A deep hollow opened up between the trees; on its loamy walls were festoons of long, snakelike vines. The men had gone too far to turn back now, so they climbed down, using the vines, to the bottom of the hollow, where a thread of water flowed. The opposite wall was too steep, so they followed the bottom, looking for a place to climb up. After about a hundred feet, the sides became lower, and the light improved.
"What's that?" the Engineer asked suddenly. A breeze brought a sweetish, unpleasant smell, as of something burning. They halted. Speckles of sunlight moved across them; then it grew darker again. The canopy of trees rustled high overhead.
"There's something nearby," whispered the Engineer.

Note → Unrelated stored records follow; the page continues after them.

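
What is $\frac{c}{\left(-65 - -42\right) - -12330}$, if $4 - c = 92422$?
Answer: $- \frac{92418}{12307} \approx -7.5094$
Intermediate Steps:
$c = -92418$ ($c = 4 - 92422 = -92418$)
$\frac{c}{\left(-65 - -42\right) - -12330} = - \frac{92418}{\left(-65 - -42\right) - -12330} = - \frac{92418}{\left(-65 + 42\right) + 12330} = - \frac{92418}{-23 + 12330} = - \frac{92418}{12307}$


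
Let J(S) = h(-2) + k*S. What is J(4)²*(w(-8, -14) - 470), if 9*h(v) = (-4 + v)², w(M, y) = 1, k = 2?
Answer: -67536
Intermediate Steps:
h(v) = (-4 + v)²/9
J(S) = 4 + 2*S (J(S) = (-4 - 2)²/9 + 2*S = (⅑)*(-6)² + 2*S = (⅑)*36 + 2*S = 4 + 2*S)
J(4)²*(w(-8, -14) - 470) = (4 + 2*4)²*(1 - 470) = (4 + 8)²*(-469) = 12²*(-469) = 144*(-469) = -67536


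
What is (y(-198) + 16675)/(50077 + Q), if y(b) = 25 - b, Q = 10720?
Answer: 16898/60797 ≈ 0.27794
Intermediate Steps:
(y(-198) + 16675)/(50077 + Q) = ((25 - 1*(-198)) + 16675)/(50077 + 10720) = ((25 + 198) + 16675)/60797 = (223 + 16675)*(1/60797) = 16898*(1/60797) = 16898/60797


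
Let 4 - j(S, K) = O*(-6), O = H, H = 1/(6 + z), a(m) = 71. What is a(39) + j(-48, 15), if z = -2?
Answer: 153/2 ≈ 76.500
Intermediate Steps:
H = ¼ (H = 1/(6 - 2) = 1/4 = ¼ ≈ 0.25000)
O = ¼ ≈ 0.25000
j(S, K) = 11/2 (j(S, K) = 4 - (-6)/4 = 4 - 1*(-3/2) = 4 + 3/2 = 11/2)
a(39) + j(-48, 15) = 71 + 11/2 = 153/2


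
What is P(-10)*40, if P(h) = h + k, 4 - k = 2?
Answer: -320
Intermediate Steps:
k = 2 (k = 4 - 1*2 = 4 - 2 = 2)
P(h) = 2 + h (P(h) = h + 2 = 2 + h)
P(-10)*40 = (2 - 10)*40 = -8*40 = -320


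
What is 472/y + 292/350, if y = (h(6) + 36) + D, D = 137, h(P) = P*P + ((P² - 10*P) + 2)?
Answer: 109902/32725 ≈ 3.3583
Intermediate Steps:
h(P) = 2 - 10*P + 2*P² (h(P) = P² + (2 + P² - 10*P) = 2 - 10*P + 2*P²)
y = 187 (y = ((2 - 10*6 + 2*6²) + 36) + 137 = ((2 - 60 + 2*36) + 36) + 137 = ((2 - 60 + 72) + 36) + 137 = (14 + 36) + 137 = 50 + 137 = 187)
472/y + 292/350 = 472/187 + 292/350 = 472*(1/187) + 292*(1/350) = 472/187 + 146/175 = 109902/32725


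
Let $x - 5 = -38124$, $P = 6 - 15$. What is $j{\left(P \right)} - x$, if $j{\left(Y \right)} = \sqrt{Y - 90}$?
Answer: $38119 + 3 i \sqrt{11} \approx 38119.0 + 9.9499 i$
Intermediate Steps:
$P = -9$ ($P = 6 - 15 = -9$)
$j{\left(Y \right)} = \sqrt{-90 + Y}$
$x = -38119$ ($x = 5 - 38124 = -38119$)
$j{\left(P \right)} - x = \sqrt{-90 - 9} - -38119 = \sqrt{-99} + 38119 = 3 i \sqrt{11} + 38119 = 38119 + 3 i \sqrt{11}$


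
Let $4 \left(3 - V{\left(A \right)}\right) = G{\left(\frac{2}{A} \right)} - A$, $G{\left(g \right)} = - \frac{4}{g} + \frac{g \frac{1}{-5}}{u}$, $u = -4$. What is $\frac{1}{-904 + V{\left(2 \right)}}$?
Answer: $- \frac{80}{71961} \approx -0.0011117$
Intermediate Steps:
$G{\left(g \right)} = - \frac{4}{g} + \frac{g}{20}$ ($G{\left(g \right)} = - \frac{4}{g} + \frac{g \frac{1}{-5}}{-4} = - \frac{4}{g} + g \left(- \frac{1}{5}\right) \left(- \frac{1}{4}\right) = - \frac{4}{g} + - \frac{g}{5} \left(- \frac{1}{4}\right) = - \frac{4}{g} + \frac{g}{20}$)
$V{\left(A \right)} = 3 - \frac{1}{40 A} + \frac{3 A}{4}$ ($V{\left(A \right)} = 3 - \frac{\left(- \frac{4}{2 \frac{1}{A}} + \frac{2 \frac{1}{A}}{20}\right) - A}{4} = 3 - \frac{\left(- 4 \frac{A}{2} + \frac{1}{10 A}\right) - A}{4} = 3 - \frac{\left(- 2 A + \frac{1}{10 A}\right) - A}{4} = 3 - \frac{- 3 A + \frac{1}{10 A}}{4} = 3 + \left(- \frac{1}{40 A} + \frac{3 A}{4}\right) = 3 - \frac{1}{40 A} + \frac{3 A}{4}$)
$\frac{1}{-904 + V{\left(2 \right)}} = \frac{1}{-904 + \left(3 - \frac{1}{40 \cdot 2} + \frac{3}{4} \cdot 2\right)} = \frac{1}{-904 + \left(3 - \frac{1}{80} + \frac{3}{2}\right)} = \frac{1}{-904 + \frac{359}{80}} = \frac{1}{- \frac{71961}{80}} = - \frac{80}{71961}$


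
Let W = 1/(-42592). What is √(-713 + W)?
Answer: 3*I*√74233126/968 ≈ 26.702*I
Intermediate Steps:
W = -1/42592 ≈ -2.3479e-5
√(-713 + W) = √(-713 - 1/42592) = √(-30368097/42592) = 3*I*√74233126/968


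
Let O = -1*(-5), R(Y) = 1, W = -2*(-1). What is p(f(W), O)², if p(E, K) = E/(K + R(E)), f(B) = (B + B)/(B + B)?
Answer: 1/36 ≈ 0.027778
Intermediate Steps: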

By now they could climb the other side, but instead, keeping close together and crouching slightly, they continued toward the thicket at the end of the hollow, through which they saw, when occasionally the breeze moved stalks aside, a pale, elongated mass. The ground grew muddy and squished, but they paid no attention to that. When the stalks, covered with racemose gnarls, were parted, the men beheld a sunny clearing. Through the clearing ran a single groove, which terminated in a ditch at a right angle to it and lined with upturned clay. They stood stock-still at the edge of the thicket. The stalks rustled as they rubbed against the men's suits, touching them lazily with their gnarls and then withdrawing, as if repelled. The crew stared.